From Plain Text to Poetic Form: Generating Metrically-Constrained Sanskrit Verses

Published 1 Jun 2025 in cs.CL | (2506.00815v1)

Abstract: Recent advances in LLMs have significantly improved natural language generation, including creative tasks like poetry composition. However, most progress remains concentrated in high-resource languages. This raises an important question: Can LLMs be adapted for structured poetic generation in a low-resource, morphologically rich language such as Sanskrit? In this work, we introduce a dataset designed for translating English prose into structured Sanskrit verse, with strict adherence to classical metrical patterns, particularly the Anushtub meter. We evaluate a range of generative models-both open-source and proprietary-under multiple settings. Specifically, we explore constrained decoding strategies and instruction-based fine-tuning tailored to metrical and semantic fidelity. Our decoding approach achieves over 99% accuracy in producing syntactically valid poetic forms, substantially outperforming general-purpose models in meter conformity. Meanwhile, instruction-tuned variants show improved alignment with source meaning and poetic style, as supported by human assessments, albeit with marginal trade-offs in metrical precision.

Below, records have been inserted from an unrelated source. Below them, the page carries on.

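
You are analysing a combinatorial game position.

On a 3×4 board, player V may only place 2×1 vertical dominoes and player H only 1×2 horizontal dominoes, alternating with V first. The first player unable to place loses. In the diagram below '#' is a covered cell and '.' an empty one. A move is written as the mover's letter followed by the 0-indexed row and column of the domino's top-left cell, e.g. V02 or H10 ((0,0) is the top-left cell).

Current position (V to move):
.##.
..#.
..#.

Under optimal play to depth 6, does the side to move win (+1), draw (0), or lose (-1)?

value(.##./..#./..#., V) = +1

[.##./..#./..#.] V move#1: V00:+1/###./#.#./..#.*, V03:-1/.###/..##/..#., V10:+1/.##./#.#./#.#., V11:+1/.##./.##./.##., V13:-1/.##./..##/..##
[###./#.#./..#.] H move#2: H20:-1/###./#.#./###.*
[###./#.#./###.] V move#3: V03:+1/####/#.##/###.*, V13:+1/###./#.##/####
[####/#.##/###.] end (terminal -1, H#4); searched .##./..#./..#. to 6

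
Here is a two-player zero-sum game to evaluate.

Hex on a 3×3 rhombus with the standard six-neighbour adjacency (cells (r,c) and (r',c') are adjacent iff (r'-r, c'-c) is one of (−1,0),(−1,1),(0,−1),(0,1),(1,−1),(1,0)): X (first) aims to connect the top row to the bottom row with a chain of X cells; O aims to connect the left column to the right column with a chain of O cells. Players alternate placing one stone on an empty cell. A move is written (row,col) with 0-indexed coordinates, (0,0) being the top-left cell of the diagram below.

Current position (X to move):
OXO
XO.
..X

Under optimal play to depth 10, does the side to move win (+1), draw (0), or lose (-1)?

ply 1, X at OXO/XO./..X | (1,2)=-1→OXO/XOX/..X; (2,0)=+1→OXO/XO./X.X*; (2,1)=-1→OXO/XO./.XX
ply 2: OXO/XO./X.X is terminal -1 (O); from OXO/XO./..X depth 10

value(OXO/XO./..X, X) = +1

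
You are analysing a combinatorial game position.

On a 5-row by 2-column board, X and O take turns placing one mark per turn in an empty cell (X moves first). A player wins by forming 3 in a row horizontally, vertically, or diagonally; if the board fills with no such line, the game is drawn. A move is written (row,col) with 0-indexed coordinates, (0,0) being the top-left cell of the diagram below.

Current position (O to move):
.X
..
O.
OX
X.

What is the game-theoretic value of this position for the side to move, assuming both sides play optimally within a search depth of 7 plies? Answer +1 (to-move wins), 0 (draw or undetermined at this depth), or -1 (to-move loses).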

Abstract PDF Upgrade to Chat

Summary

Generating Metrically-Constrained Sanskrit Verses from English Prose

The paper "From Plain Text to Poetic Form: Generating Metrically-Constrained Sanskrit Verses" addresses the complex task of generating Sanskrit poetry adhering to classical metrical forms from English prose. This endeavor is set against a backdrop of recent advancements in large language models (LLMs) that have elevated the performance for high-resource languages in creative generation tasks. Sanskrit presents unique challenges due to its rich morphological structure and metrical constraints, necessitating innovative approaches that balance poetic style with semantic coherence.

Dataset and Problem Setting

The authors introduce a novel dataset derived from the Valmiki Ramayana corpus, aimed at translating English prose into structured Sanskrit verse in the Anuṣṭubh meter, one of the most common metrical forms in Sanskrit literature. The Anuṣṭubh meter requires strict syllable arrangements across verses, characterized by specific patterns of light and heavy syllables. The dataset includes 9,727 verses with English translations, presenting a complex cross-lingual translation and poetry generation task.

Methodological Approaches

The paper explores two main strategies for generating Sanskrit poetry:

Constrained Decoding: This approach is tailored to enforce metrical constraints during inference by applying precompiled regex filters that check for syllabic correctness according to the Sanskrit Anuṣṭubh meter. This method achieves remarkable metrical precision, with syntactically valid poetic forms being generated with over 99% accuracy.
Instruction Fine-tuning: Emphasizing semantic fidelity and style, this approach leverages instruction-tuned models capable of using personalized prompts to internalize both syntactic and poetic patterns. This method improves the alignment with the source meaning while facilitating a stylistic adherence.

Evaluation

The authors employ both syntactic and semantic evaluation metrics to gauge the performance of their models. The syntactic evaluation focuses on metrical adherence, while the semantic evaluation assesses the preservation of meaning through human annotations. The constrained decoding approach, particularly with the NLLB-dist-1.3B model, achieves exceptional accuracy in conforming to the Anuṣṭubh meter, albeit with some trade-offs in semantic similarity.

Notably, instruction-fine-tuned models like Phi-4-14B and Mistral-Nemo-2407-12B balance syntax and semantics, achieving syntactic accuracies above 50% and semantic scores close to 68%.

Implications and Future Work

The research presents significant implications for structured generation in low-resource languages, showcasing the feasibility of generating metrically-constrained poetry from English inputs using LLMs. The success of constrained decoding underscores the advantages of infusing metrical constraints at the generation stage, providing insights into further exploration of meter-specific controls in poetry generation. Furthermore, the study sets the stage for expanding this methodology to incorporate diverse metrical forms beyond Anuṣṭubh, potentially paving the way for a more generalized framework applicable to other morphologically rich languages.

Future developments might include enhancing model architecture to inherently support diverse metrical styles without needing post-generation correction. Exploring the integration of symbolic AI components within linguistic frameworks could refine generation precision and elevate the quality of cross-lingual poetic synthesis.

In conclusion, this paper contributes a robust foundation for structured poetic generation in Sanskrit, emphasizing the intricate interplay between semantics and metrical fidelity. The dual approaches adopted exemplify the evolving landscape of AI-driven linguistic innovation, setting the course for advancements in creative text generation across culturally significant languages.